ARZU UZUNALİ
Almanya’nın başkenti Berlin’de yaşayan Türk sanatçı Esra Gülmen, Avusturya’nın önemli sanat merkezlerinden OK Offenes Kulturhaus Çağdaş Sanat Merkezi’ndeki ilk müze sergisi ‘I WAS I AM’de modern dünyanın kafa karışıklıklarından bahsediyor.
Esra Gülmen / Fotoğraflar: Michael Maritsch
Esra Gülmen, imgeyi sözcüklerle ya da sözcükleri imgeyle şekillendiren; evrensel duygu ve düşünceleri kanatlı sözcüklere dönüştürmesiyle tanınmış bir sanatçı. ‘I WAS I AM’ ise onun ilk müze sergisi.

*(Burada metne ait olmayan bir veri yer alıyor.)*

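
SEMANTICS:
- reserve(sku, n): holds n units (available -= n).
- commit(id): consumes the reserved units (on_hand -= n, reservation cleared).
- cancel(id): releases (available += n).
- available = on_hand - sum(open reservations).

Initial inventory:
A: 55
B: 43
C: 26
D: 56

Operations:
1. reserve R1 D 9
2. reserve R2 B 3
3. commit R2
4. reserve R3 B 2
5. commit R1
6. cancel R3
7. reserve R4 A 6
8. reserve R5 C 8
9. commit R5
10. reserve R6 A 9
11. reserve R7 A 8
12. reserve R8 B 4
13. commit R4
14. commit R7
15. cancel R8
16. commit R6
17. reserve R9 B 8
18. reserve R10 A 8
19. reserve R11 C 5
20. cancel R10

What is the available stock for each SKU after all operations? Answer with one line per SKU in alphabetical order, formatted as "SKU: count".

Step 1: reserve R1 D 9 -> on_hand[A=55 B=43 C=26 D=56] avail[A=55 B=43 C=26 D=47] open={R1}
Step 2: reserve R2 B 3 -> on_hand[A=55 B=43 C=26 D=56] avail[A=55 B=40 C=26 D=47] open={R1,R2}
Step 3: commit R2 -> on_hand[A=55 B=40 C=26 D=56] avail[A=55 B=40 C=26 D=47] open={R1}
Step 4: reserve R3 B 2 -> on_hand[A=55 B=40 C=26 D=56] avail[A=55 B=38 C=26 D=47] open={R1,R3}
Step 5: commit R1 -> on_hand[A=55 B=40 C=26 D=47] avail[A=55 B=38 C=26 D=47] open={R3}
Step 6: cancel R3 -> on_hand[A=55 B=40 C=26 D=47] avail[A=55 B=40 C=26 D=47] open={}
Step 7: reserve R4 A 6 -> on_hand[A=55 B=40 C=26 D=47] avail[A=49 B=40 C=26 D=47] open={R4}
Step 8: reserve R5 C 8 -> on_hand[A=55 B=40 C=26 D=47] avail[A=49 B=40 C=18 D=47] open={R4,R5}
Step 9: commit R5 -> on_hand[A=55 B=40 C=18 D=47] avail[A=49 B=40 C=18 D=47] open={R4}
Step 10: reserve R6 A 9 -> on_hand[A=55 B=40 C=18 D=47] avail[A=40 B=40 C=18 D=47] open={R4,R6}
Step 11: reserve R7 A 8 -> on_hand[A=55 B=40 C=18 D=47] avail[A=32 B=40 C=18 D=47] open={R4,R6,R7}
Step 12: reserve R8 B 4 -> on_hand[A=55 B=40 C=18 D=47] avail[A=32 B=36 C=18 D=47] open={R4,R6,R7,R8}
Step 13: commit R4 -> on_hand[A=49 B=40 C=18 D=47] avail[A=32 B=36 C=18 D=47] open={R6,R7,R8}
Step 14: commit R7 -> on_hand[A=41 B=40 C=18 D=47] avail[A=32 B=36 C=18 D=47] open={R6,R8}
Step 15: cancel R8 -> on_hand[A=41 B=40 C=18 D=47] avail[A=32 B=40 C=18 D=47] open={R6}
Step 16: commit R6 -> on_hand[A=32 B=40 C=18 D=47] avail[A=32 B=40 C=18 D=47] open={}
Step 17: reserve R9 B 8 -> on_hand[A=32 B=40 C=18 D=47] avail[A=32 B=32 C=18 D=47] open={R9}
Step 18: reserve R10 A 8 -> on_hand[A=32 B=40 C=18 D=47] avail[A=24 B=32 C=18 D=47] open={R10,R9}
Step 19: reserve R11 C 5 -> on_hand[A=32 B=40 C=18 D=47] avail[A=24 B=32 C=13 D=47] open={R10,R11,R9}
Step 20: cancel R10 -> on_hand[A=32 B=40 C=18 D=47] avail[A=32 B=32 C=13 D=47] open={R11,R9}

Answer: A: 32
B: 32
C: 13
D: 47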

Sanatçı bu sergisinde çoğumuzun iyi tanıdığı ‘Yesterday’s Feelings’ gibi zihnimize kazınmış işinin yanında; küresel zorluklar ve insan varoluşunun gündelik paradoksları ve karmaşaları üzerine düşündüğü interaktif tahterevalli enstelasyonlarını ve bireysel / toplumsal uyumsuzluk, bu uyumsuzluğun çarptığı sansürü işlediği iki mozaik pano sergiliyor.
Adı itibariyle de sergiyi geçmiş ve bugün olarak ikiye ayıran ve ikisi arasındaki bağlantıyı yansıtırken otobiyografik tarafından güç alan ‘I WAS I AM’i ve dolayısıyla Esra Gülmen’in geçmişi ve bugünü üzerine konuştuk.
Esra öncelikle ilk bağımsız ve ilk kişisel müze sergin için seni tebrik ediyorum. ‘I WAS I AM’ isimli sergin Avusturya’nın önemli sanat merkezlerinden OK Offenes Kulturhaus Cağdaş Sanat Merkezi’nde sergileniyor şu an. Nasıl hissediyorsun? Nasıl tepkiler aldın?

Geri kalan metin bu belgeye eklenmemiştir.